The noisy horns blown by South African football fans aren't embraced by all.
"I think it would be cool," Els said when asked if he'd like to hear them at the US Open.
However, he admitted they could pose a problem in the restrained world of golf, where even a camera click on a player's backswing can provoke a tirade.
"I think it would be difficult not to blow that thing on your backswing, you know," he said. "I don't think that will go down really well here with the US Golf Association.
"I don't think the USGA will allow it on the tournament grounds. Maybe practice rounds, that would give a bit of more spirit to things. Those things are really loud, though."
While South African fans were thrilled by their opening draw with Mexico, England fans were dismayed by a 1-1 opening draw with the United States, in which a blunder by England keeper Robert Green allowed the Americans the equaliser.

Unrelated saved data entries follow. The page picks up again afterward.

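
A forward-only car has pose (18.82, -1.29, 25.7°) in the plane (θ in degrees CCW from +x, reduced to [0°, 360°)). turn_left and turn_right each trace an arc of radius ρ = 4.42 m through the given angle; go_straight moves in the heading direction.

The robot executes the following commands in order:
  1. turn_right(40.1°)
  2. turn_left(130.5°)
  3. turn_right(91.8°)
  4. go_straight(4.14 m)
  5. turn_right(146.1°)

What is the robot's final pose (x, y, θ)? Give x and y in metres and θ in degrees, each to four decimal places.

set_pose: (x, y, θ) = (18.8200, -1.2900, 25.7000°), ρ = 4.42
turn_right(40.1°): centre at ρ to the right, rotate −40.1° → (21.8360, -0.9916, -14.4000° ≡ 345.6000°)
turn_left(130.5°): centre at ρ to the left, rotate +130.5° → (26.9045, 5.2340, 476.1000° ≡ 116.1000°)
turn_right(91.8°): centre at ρ to the right, rotate −91.8° → (29.0549, 11.2070, 24.3000°)
go_straight(4.14): x += 4.14·cos θ, y += 4.14·sin θ → (32.8281, 12.9106, 24.3000°)
turn_right(146.1°): centre at ρ to the right, rotate −146.1° → (38.4035, 6.5531, -121.8000° ≡ 238.2000°)

(38.4035, 6.5531, 238.2000°)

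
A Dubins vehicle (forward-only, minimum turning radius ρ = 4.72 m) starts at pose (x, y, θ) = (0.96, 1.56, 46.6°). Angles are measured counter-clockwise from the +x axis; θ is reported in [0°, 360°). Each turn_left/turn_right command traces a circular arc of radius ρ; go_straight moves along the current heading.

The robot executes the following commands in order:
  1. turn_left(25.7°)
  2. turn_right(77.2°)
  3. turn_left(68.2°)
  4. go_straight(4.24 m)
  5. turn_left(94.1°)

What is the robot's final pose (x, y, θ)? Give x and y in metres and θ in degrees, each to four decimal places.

(11.0490, 19.4839, 157.4000°)

set_pose: (x, y, θ) = (0.9600, 1.5600, 46.6000°), ρ = 4.72
turn_left(25.7°): centre at ρ to the left, rotate +25.7° → (2.0271, 3.3680, 72.3000°)
turn_right(77.2°): centre at ρ to the right, rotate −77.2° → (6.9269, 6.6357, -4.9000° ≡ 355.1000°)
turn_left(68.2°): centre at ρ to the left, rotate +68.2° → (11.5467, 9.2177, 423.3000° ≡ 63.3000°)
go_straight(4.24): x += 4.24·cos θ, y += 4.24·sin θ → (13.4519, 13.0056, 63.3000°)
turn_left(94.1°): centre at ρ to the left, rotate +94.1° → (11.0490, 19.4839, 157.4000°)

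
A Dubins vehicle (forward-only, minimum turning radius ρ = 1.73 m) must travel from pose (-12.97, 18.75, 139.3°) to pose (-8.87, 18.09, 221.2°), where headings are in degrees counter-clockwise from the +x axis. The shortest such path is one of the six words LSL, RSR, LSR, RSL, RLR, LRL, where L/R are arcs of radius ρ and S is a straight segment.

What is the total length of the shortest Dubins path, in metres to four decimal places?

10.3480 m

Let ψ = atan2(Δy, Δx) = atan2(-0.66, 4.10) = -9.1448° be the start→goal bearing.
Normalize: d = |goal − start| / ρ = 4.152782/1.73 = 2.400452, α = (θ_start − ψ) mod 360° = 148.4448° = 2.590850 rad, β = (θ_goal − ψ) mod 360° = 230.3448° = 4.020275 rad.
Common terms: sin α = 0.523320, cos α = -0.852136, sin β = -0.769898, cos β = -0.638166, cos(α−β) = 0.140901, d² = 5.762170. Work in radians in the unit-radius frame; every candidate has L = ρ·(t + p + q).
LSL: p² = 2 + d² − 2cos(α−β) + 2d(sin α − sin β) = 13.688987; p = √p² = 3.699863; φ = atan2(cos β − cos α, d + sin α − sin β) = 0.057864 rad; t = (φ − α) mod 2π = 3.750199 rad, q = (β − φ) mod 2π = 3.962411 rad → L = 1.73·(3.750199 + 3.699863 + 3.962411) = 1.73·11.412473 = 19.743578 m
RSR: p² = 2 + d² − 2cos(α−β) + 2d(sin β − sin α) = 1.271749; p = √p² = 1.127719; φ = atan2(cos α − cos β, d − sin α + sin β) = -0.190894 rad; t = (α − φ) mod 2π = 2.781744 rad, q = (φ − β) mod 2π = 2.072017 rad → L = 1.73·(2.781744 + 1.127719 + 2.072017) = 1.73·5.981479 = 10.347959 m
LSR: p² = d² − 2 + 2cos(α−β) + 2d(sin α + sin β) = 2.860174; p = √p² = 1.691205; φ = atan2(−cos α − cos β, d + sin α + sin β) − atan2(−2, p) = 1.474141 rad; t = (φ − α) mod 2π = 5.166477 rad, q = (φ − β) mod 2π = 3.737052 rad → L = 1.73·(5.166477 + 1.691205 + 3.737052) = 1.73·10.594734 = 18.328890 m
RSL: p² = d² − 2 + 2cos(α−β) − 2d(sin α + sin β) = 5.227772; p = √p² = 2.286432; φ = atan2(cos α + cos β, d − sin α − sin β) − atan2(2, p) = -1.231451 rad; t = (α − φ) mod 2π = 3.822301 rad, q = (β − φ) mod 2π = 5.251725 rad → L = 1.73·(3.822301 + 2.286432 + 5.251725) = 1.73·11.360458 = 19.653592 m
RLR: c = (6 − d² + 2cos(α−β) + 2d(sin α − sin β))/8 = 0.841031; p = 2π − arccos c = 5.711576 rad; φ = atan2(cos α − cos β, d − sin α + sin β) = -0.190894 rad; t = (α − φ + p/2) mod 2π = 5.637532 rad, q = (α − β − t + p) mod 2π = 4.927804 rad → L = 1.73·(5.637532 + 5.711576 + 4.927804) = 1.73·16.276912 = 28.159058 m
LRL: c = (6 − d² + 2cos(α−β) − 2d(sin α − sin β))/8 = -0.711123; p = 2π − arccos c = 3.921294 rad; φ = atan2(cos β − cos α, d + sin α − sin β) = 0.057864 rad; t = (φ − α + p/2) mod 2π = 5.710846 rad, q = (β − α − t + p) mod 2π = 5.923058 rad → L = 1.73·(5.710846 + 3.921294 + 5.923058) = 1.73·15.555198 = 26.910493 m
Shortest: RSR with L = 10.347959 m ≈ 10.3480 m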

England's Lee Westwood, who was playing the US PGA Tour event in Memphis when the match was on last week, saw it on a replay and on Tuesday he still didn't want to talk about it.
"Yeah, I saw the US goal," Westwood said. "What's your point?"
Westwood said he was probably the only golfer in Memphis hoping for a rain delay, so he could watch the match live. As it turned out, he wasn't sorry he missed it.
"Thankfully I didn't get a rain delay and I didn't have to watch it. By all accounts it was fairly average."
But Westwood said he was checking out the results and what action he could in the mornings here.
He put down the wealth of draws in the early group matches to conservative play.
"I think it's the early stages and teams are still trying to find their feet and not make too many mistakes," he said. "It's a bit like being in a playoff really. You don't want to give the first couple of holes away and be too aggressive."